Los abogados no son ni artistas de circo ni conferenciantes de salón: la justicia es una cosa seria.
(Piero Calamandrei, Elogio de los Jueces)
El escenario se encuentra meticulosamente dispuesto, los actores han afinado su preparación y la audiencia, en suspenso, espera en silencio. El telón se alza solemnemente marcando el inicio de lo que debería ser un acto de la más profunda seriedad y trascendencia: un juicio.
La justicia no es un espectáculo. Lo digo con motivo de un juicio reciente que me ha hecho reflexionar sobre esos otros casos que he presenciado personalmente y que, lamentablemente, me dejaron la amarga impresión de que las salas de juicios se consagran a veces a un mero espectáculo vacío de contenido. En lugar de ser espacios dedicados a la búsqueda de la verdad muchos de los juicios que se celebran a lo largo del día en nuestros Tribunales son una mera puesta en escena ajena al drama del conflicto humano que aguarda detrás de cada telón.
En este caso ocurre que la magistrada en cuestión presidía la vista con un semblante que expresaba todo menos interés por la materia, con la impresión de que estaba sumida en sus propios pensamientos y en ocasiones más interesada en su dispositivo móvil que en las argumentaciones de las partes. ¿El destino de un individuo puede depender de un «like» o de un emoji?. Los jueces están para escuchar, pero en ocasiones algunos parecen hacer oídos sordos. También están para observar, pero a menudo también los hay que se hacen los ciegos. En fin, están ausentes como si encarnaran la indiferencia cósmica de un universo que prosigue su marcha ajeno a todo, más interesados en cumplir su jornada laboral que en garantizar que se haga justicia.
Pero esta magistrada tan solo era una más en esta absurda y frívola representación. El abogado adverso se dedicó a distorsionar la realidad con la destreza de un prestidigitador. La ilusión permeaba cada una de sus palabras y el público parecía sucumbir a su hechizo. Argumentaba con pasión y manipulaba la evidencia de forma que rayaba en la malevolencia. Presentaba hechos distorsionados como si fueran verdades incuestionables, haciendo malabarismos con las palabras para tejer una narrativa favorable a los intereses de su cliente. En fin, manipulaba la realidad con cinismo, negando la autenticidad de la experiencia humana en pos de alcanzar la victoria legal. La verdad, en sus manos, era una víctima silente sepultada bajo una maraña de argumentos retorcidos y artimañas legales.

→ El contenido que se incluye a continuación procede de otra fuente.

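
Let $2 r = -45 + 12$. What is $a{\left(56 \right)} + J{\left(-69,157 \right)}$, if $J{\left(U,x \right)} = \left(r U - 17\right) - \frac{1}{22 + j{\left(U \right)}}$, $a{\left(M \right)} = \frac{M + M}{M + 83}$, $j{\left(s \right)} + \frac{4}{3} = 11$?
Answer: $\frac{29639261}{26410} \approx 1122.3$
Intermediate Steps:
$j{\left(s \right)} = \frac{29}{3}$ ($j{\left(s \right)} = - \frac{4}{3} + 11 = \frac{29}{3}$)
$r = - \frac{33}{2}$ ($r = \frac{-45 + 12}{2} = \frac{1}{2} \left(-33\right) = - \frac{33}{2} \approx -16.5$)
$a{\left(M \right)} = \frac{2 M}{83 + M}$
$J{\left(U,x \right)} = - \frac{1618}{95} - \frac{33 U}{2}$ ($J{\left(U,x \right)} = \left(- \frac{33 U}{2} - 17\right) - \frac{1}{22 + \frac{29}{3}} = \left(-17 - \frac{33 U}{2}\right) - \frac{1}{\frac{95}{3}} = \left(-17 - \frac{33 U}{2}\right) - \frac{3}{95} = - \frac{1618}{95} - \frac{33 U}{2}$)
$a{\left(56 \right)} + J{\left(-69,157 \right)} = 2 \cdot 56 \frac{1}{83 + 56} - - \frac{213079}{190} = 2 \cdot 56 \cdot \frac{1}{139} + \left(- \frac{1618}{95} + \frac{2277}{2}\right) = 2 \cdot 56 \cdot \frac{1}{139} + \frac{213079}{190} = \frac{112}{139} + \frac{213079}{190} = \frac{29639261}{26410}$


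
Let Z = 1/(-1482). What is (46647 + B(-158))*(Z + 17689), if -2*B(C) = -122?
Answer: 612227375338/741 ≈ 8.2622e+8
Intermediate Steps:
B(C) = 61 (B(C) = -½*(-122) = 61)
Z = -1/1482 ≈ -0.00067476
(46647 + B(-158))*(Z + 17689) = (46647 + 61)*(-1/1482 + 17689) = 46708*(26215097/1482) = 612227375338/741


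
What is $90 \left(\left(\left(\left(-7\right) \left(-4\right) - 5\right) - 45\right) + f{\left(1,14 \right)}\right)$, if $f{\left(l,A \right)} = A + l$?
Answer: $-630$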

Pero la cosa no todo termina aquí. Los testigos, por su parte desfilaron con relatos inconsistentes y versiones contradictorias. Sus palabras parecían estar guiadas más por el temor o el deseo de agradar a las partes involucradas que por un compromiso con la verdad. Algunos mentían descaradamente, otros recordaban convenientemente los detalles que les beneficiaban y algunos sencillamente sucumbían bajo la presión de estar en el centro de atención. Actuaban siguiendo el dictado de una especie de nihilismo moral, con la verdad disuelta en la insignificancia de sus subjetividades individuales. En términos circenses, sus declaraciones eran acrobacias verbales.
En el sombrío telón de fondo de esa experiencia, se esconde una realidad inquietante. La desilusión y el escepticismo que impregna en las salas de juicio y esto no es, tengo para mí, una cuestión de simple percepción individual. Es difícil mantener la fe en un sistema legal que a menudo parece más interesado en la forma que en el fondo, donde la verdad es una mera ilusión y donde los actores principales, jueces y abogados parecen poco preocupados en que la justicia recupere su autenticidad. ¿Podrá la justicia seguir subsistiendo en medio de este decadente espectáculo o acabará sucumbiendo en favor de otros modelos como la inteligencia artificial?. Convengo que en lugar de resignarnos a la desilusión lo ideal sería aprovechar este escepticismo en un motor para la reforma y la mejora. Mientras tanto hay espectáculo para rato. Pasen, vean y disfruten.